Inferring the Halo Mass Function from Galaxy Clusters: Accuracy Limits Due to Redshift-Space Distortions

Measuring the abundance of dark matter halos as a function of mass – termed the halo mass function – allows us to constrain cosmological parameters of interest. One way to infer the halo mass function is through measuring the abundance of galaxy clusters as a function of optical richness in redshift surveys. However, redshift-space distortions cause errors in cluster-finding and thus place a fundamental limit on the accuracy of this method. In particular, the velocity dispersion of member galaxies stretches out a galaxy cluster in redshift-space along the line of sight, in what is known as the 'fingers-of-God' effect. The main focus of this thesis is to estimate the contribution of this effect to the accuracy limit of the cluster mass function measured from optically-selected galaxy clusters.
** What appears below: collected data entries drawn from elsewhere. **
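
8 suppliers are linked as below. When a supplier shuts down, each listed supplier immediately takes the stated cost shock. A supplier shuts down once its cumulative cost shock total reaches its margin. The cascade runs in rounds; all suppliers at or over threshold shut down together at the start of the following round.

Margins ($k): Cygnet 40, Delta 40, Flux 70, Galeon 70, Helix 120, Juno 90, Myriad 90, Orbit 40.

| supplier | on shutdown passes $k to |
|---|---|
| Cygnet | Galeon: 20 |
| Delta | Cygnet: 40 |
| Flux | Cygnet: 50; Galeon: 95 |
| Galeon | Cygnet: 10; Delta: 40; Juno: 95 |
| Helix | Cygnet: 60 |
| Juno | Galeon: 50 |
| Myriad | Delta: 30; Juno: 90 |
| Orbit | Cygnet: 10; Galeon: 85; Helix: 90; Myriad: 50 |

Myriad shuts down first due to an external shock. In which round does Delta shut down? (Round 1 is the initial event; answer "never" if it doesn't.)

Round 1 — Myriad shuts down (initial).
  Delta: +30 → 30 < 40
  Juno: +90 → 90 ≥ 90
Round 2 — Juno shuts down.
  Galeon: +50 → 50 < 70
No further shutdowns.

never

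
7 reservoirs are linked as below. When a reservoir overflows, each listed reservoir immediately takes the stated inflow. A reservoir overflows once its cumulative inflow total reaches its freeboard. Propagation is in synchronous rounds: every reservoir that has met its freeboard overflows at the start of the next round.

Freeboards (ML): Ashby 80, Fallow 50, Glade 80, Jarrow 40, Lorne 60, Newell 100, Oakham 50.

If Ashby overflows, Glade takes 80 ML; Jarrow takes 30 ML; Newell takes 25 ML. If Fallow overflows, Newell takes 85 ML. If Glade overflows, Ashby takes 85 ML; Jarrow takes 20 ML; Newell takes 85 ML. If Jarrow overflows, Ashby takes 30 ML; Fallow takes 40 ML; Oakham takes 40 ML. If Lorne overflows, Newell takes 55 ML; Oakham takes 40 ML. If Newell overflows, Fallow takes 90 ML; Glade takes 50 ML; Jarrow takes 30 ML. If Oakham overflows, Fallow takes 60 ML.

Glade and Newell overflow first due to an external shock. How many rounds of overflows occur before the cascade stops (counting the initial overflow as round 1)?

Round 1 — Glade, Newell overflow (initial).
  Ashby: +85 → 85 ≥ 80
  Fallow: +90 → 90 ≥ 50
  Jarrow: +20+30 → 50 ≥ 40
Round 2 — Ashby, Fallow, Jarrow overflow.
  Oakham: +40 → 40 < 50
No further overflows.

2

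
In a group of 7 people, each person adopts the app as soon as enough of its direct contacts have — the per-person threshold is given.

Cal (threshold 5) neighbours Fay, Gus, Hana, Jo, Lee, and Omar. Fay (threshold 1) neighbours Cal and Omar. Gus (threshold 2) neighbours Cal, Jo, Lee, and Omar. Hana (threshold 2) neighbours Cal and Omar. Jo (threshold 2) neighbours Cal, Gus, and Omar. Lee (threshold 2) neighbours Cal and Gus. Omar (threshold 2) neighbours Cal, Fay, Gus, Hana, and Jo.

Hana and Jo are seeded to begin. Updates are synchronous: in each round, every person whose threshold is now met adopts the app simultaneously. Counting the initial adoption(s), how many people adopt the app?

Round 1 — Hana, Jo adopt the app (initial).
Round 2 — checking thresholds:
  Cal: 2 of 6 neighbours < 5, holds.
  Gus: 1 of 4 neighbours < 2, holds.
  Omar: 2 of 5 neighbours ≥ 2, adopts the app.
Round 3 — checking thresholds:
  Cal: 3 of 6 neighbours < 5, holds.
  Fay: 1 of 2 neighbours ≥ 1, adopts the app.
  Gus: 2 of 4 neighbours ≥ 2, adopts the app.
Round 4 — checking thresholds:
  Cal: 5 of 6 neighbours ≥ 5, adopts the app.
  Lee: 1 of 2 neighbours < 2, holds.
Round 5 — checking thresholds:
  Lee: 2 of 2 neighbours ≥ 2, adopts the app.
Round 6 — no new adoptions; cascade stops.

7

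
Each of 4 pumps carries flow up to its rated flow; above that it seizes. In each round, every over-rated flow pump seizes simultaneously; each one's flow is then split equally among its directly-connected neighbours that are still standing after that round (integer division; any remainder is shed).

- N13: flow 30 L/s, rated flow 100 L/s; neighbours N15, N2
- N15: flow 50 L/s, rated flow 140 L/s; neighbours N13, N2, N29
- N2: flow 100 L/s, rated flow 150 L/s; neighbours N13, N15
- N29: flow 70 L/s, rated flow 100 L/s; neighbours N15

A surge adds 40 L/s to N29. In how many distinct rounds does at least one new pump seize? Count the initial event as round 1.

Round 1 — N29 at 110 > 100. N29 seizes.
  N29 sheds 110 L/s to N15: 110 each.
    N15: 50+110 = 160 > 140
Round 2 — N15 seizes.
  N15 sheds 160 L/s to N13, N2: 80 each.
    N13: 30+80 = 110 > 100
    N2: 100+80 = 180 > 150
Round 3 — N13, N2 seize.
  N13 sheds 110 L/s: no online neighbours, lost.
  N2 sheds 180 L/s: no online neighbours, lost.
No further seizures.

3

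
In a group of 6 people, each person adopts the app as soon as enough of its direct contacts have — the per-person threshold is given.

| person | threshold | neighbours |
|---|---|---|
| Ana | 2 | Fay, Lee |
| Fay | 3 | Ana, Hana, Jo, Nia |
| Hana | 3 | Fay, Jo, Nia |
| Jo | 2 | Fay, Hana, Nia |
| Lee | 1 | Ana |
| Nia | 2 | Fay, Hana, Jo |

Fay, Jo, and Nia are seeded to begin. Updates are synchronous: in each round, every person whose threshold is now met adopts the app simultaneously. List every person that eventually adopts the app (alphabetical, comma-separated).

Fay, Hana, Jo, Nia

Round 1 — Fay, Jo, Nia adopt the app (initial).
Round 2 — checking thresholds:
  Ana: 1 of 2 neighbours < 2, below threshold.
  Hana: 3 of 3 neighbours ≥ 3, adopts the app.
Round 3 — no new adoptions; cascade stops.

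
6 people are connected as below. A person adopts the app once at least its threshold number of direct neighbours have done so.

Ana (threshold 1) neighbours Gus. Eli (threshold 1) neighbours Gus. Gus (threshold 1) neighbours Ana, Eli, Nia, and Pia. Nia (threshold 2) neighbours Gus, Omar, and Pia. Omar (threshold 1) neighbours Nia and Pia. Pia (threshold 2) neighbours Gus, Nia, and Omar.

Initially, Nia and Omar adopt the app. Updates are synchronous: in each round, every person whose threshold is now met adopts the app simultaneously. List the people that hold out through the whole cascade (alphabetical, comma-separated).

none

Round 1 — Nia, Omar adopt the app (initial).
Round 2 — checking thresholds:
  Gus: 1 of 4 neighbours ≥ 1, adopts the app.
  Pia: 2 of 3 neighbours ≥ 2, adopts the app.
Round 3 — checking thresholds:
  Ana: 1 of 1 neighbours ≥ 1, adopts the app.
  Eli: 1 of 1 neighbours ≥ 1, adopts the app.
Round 4 — no new adoptions; cascade stops.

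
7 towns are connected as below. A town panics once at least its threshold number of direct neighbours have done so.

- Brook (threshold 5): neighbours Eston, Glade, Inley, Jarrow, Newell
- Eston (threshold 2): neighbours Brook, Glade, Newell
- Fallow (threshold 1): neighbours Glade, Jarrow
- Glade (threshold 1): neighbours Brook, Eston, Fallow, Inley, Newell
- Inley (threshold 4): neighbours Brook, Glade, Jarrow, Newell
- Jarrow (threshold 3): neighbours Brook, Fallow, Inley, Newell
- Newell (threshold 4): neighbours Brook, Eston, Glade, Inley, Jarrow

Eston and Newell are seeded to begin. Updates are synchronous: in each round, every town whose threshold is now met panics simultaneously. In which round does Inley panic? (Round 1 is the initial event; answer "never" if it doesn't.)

never

Round 1 — Eston, Newell panic (initial).
Round 2 — checking thresholds:
  Brook: 2 of 5 neighbours < 5, not yet.
  Glade: 2 of 5 neighbours ≥ 1, panics.
  Inley: 1 of 4 neighbours < 4, not yet.
  Jarrow: 1 of 4 neighbours < 3, not yet.
Round 3 — checking thresholds:
  Brook: 3 of 5 neighbours < 5, not yet.
  Fallow: 1 of 2 neighbours ≥ 1, panics.
  Inley: 2 of 4 neighbours < 4, not yet.
  Jarrow: 1 of 4 neighbours < 3, not yet.
Round 4 — no new panics; cascade stops.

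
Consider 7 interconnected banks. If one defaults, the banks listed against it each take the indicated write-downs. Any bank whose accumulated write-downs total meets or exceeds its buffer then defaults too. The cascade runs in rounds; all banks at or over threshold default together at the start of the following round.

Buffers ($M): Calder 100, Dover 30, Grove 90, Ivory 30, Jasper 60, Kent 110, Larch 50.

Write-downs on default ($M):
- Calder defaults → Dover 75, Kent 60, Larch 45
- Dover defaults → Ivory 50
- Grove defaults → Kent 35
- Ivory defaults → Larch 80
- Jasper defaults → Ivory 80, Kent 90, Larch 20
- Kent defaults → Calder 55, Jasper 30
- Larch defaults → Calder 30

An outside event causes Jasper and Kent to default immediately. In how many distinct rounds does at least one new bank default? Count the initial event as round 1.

Round 1 — Jasper, Kent default (initial).
  Calder: +55 → 55 < 100
  Ivory: +80 → 80 ≥ 30
  Larch: +20 → 20 < 50
Round 2 — Ivory defaults.
  Larch: +80 → 100 ≥ 50
Round 3 — Larch defaults.
  Calder: +30 → 85 < 100
No further defaults.

3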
This study uses Monte Carlo experiments to estimate the error rate in cluster-finding due to 'fingers-of-God' confusions in an idealized model. The trade-off between two types of error – fragmentation and overmerging – is studied in detail, and presented as an intermediate result. The model is then applied to a halo catalog from a cosmological simulation. Redshift-space confusions are found to tilt the measured halo mass function towards higher masses. Under the assumptions of our setup, the effects bias the best-fit cosmological parameters by a few percent, within the range that is relevant for inferring these parameters from upcoming surveys.